La rivoluzione ecologista solo agli inizi
Su Repubblica, Jeremy Rifkin rilascia una intervista dopo le prime mosse di Barack Obama e torna a parlare di quella che lui definisce "la terza rivoluzione industriale".
Secondo Rifkin si è ai primi passi verso la direzione giusta, ma si deve fare attenzione agli entusiasmi troppo facili: "per vincere la sfida che abbiamo di fronte, per rallentare il cambiamento climatico rendendolo compatibile con la sopravvivenza della nostra società, bisogna fare di più".
L'elettricità, alla base della seconda rivoluzione industrile, non ha sostituito il vapore da un giorno all'altro: sono cambiamenti epocali che procedono in maniera irregolare, con accelerazioni rapide in un'area e arretramenti in un'altra.
Per Rifkin, la sostenibiltà di questo processo di cambiamento può avvenire non puntando solo sulle centrali elettriche ma anche sugli altri due pilastri della terza rivoluzione industriale. Prima di tutto intervenire sugli edifici non solo per limitare gli sprechi ma per compiere un salto tecnologico più impegnativo. Case e uffici devono produrre energia, non consumarla. Ormai la tecnologia per arrivare a questo risultato è a portata di mano: coibentazione, pannelli solari che avvolgono l'edificio, geotermia, energia dai rifiuti e anche il mini-eolico faranno sì che le case si trasformino in micro centrali elettriche.
Mentre il terzo pilastro è la conseguenza logica del precedente. Cambiare l'attuale albero di distribuzione dell'energia elettrica che segue il vecchio modello basato su alcuni grandi rami e i capillari a scendere. Dovrà nascere l'Internet dell'energia: una rete elettrica interattiva e decentrata, capace di leggere l'offerta e i bisogni che vengono da ogni punto creando in ogni momento la migliore sinergia possibile. È un modello più affidabile perché riduce i rischi di black out, più sicuro perché l'energia è prodotta sul posto, più democratico perché sostituisce il potere di pochi con il contributo di milioni di persone.
Per arrivare a questo salto bisogna però rendere più convenienti le fonti rinnovabili ed è quello a cui giustamente punta Obama, ma senza la visione d'insieme, senza la capacità di pensare a lungo termine, il rilancio delle fonti rinnovabili rischia di restare privo di solide basi.

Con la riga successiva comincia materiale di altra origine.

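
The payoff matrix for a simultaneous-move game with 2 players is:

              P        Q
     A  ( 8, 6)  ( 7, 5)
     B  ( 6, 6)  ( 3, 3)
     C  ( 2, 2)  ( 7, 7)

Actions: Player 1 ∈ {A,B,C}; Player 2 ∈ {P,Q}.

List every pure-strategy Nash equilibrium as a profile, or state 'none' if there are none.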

Oggi gli edifici consumano tra il 30 e il 40 per cento del totale dell'energia utilizzata, e producono un'equivalente percentuale di gas serra. Immaginare una trasformazione come quella descritta, vuol dire abbracciare un concetto di architettura nuovo e rivoluzionario. Se a questi elementi si aggiunge l'uso delle fonti rinnovabili, si ottiene una società post-anidride carbonica in cui vivere sarà molto più piacevole. Ed è anche il solo modello capace di rimettere in moto il sistema economico che si è inceppato.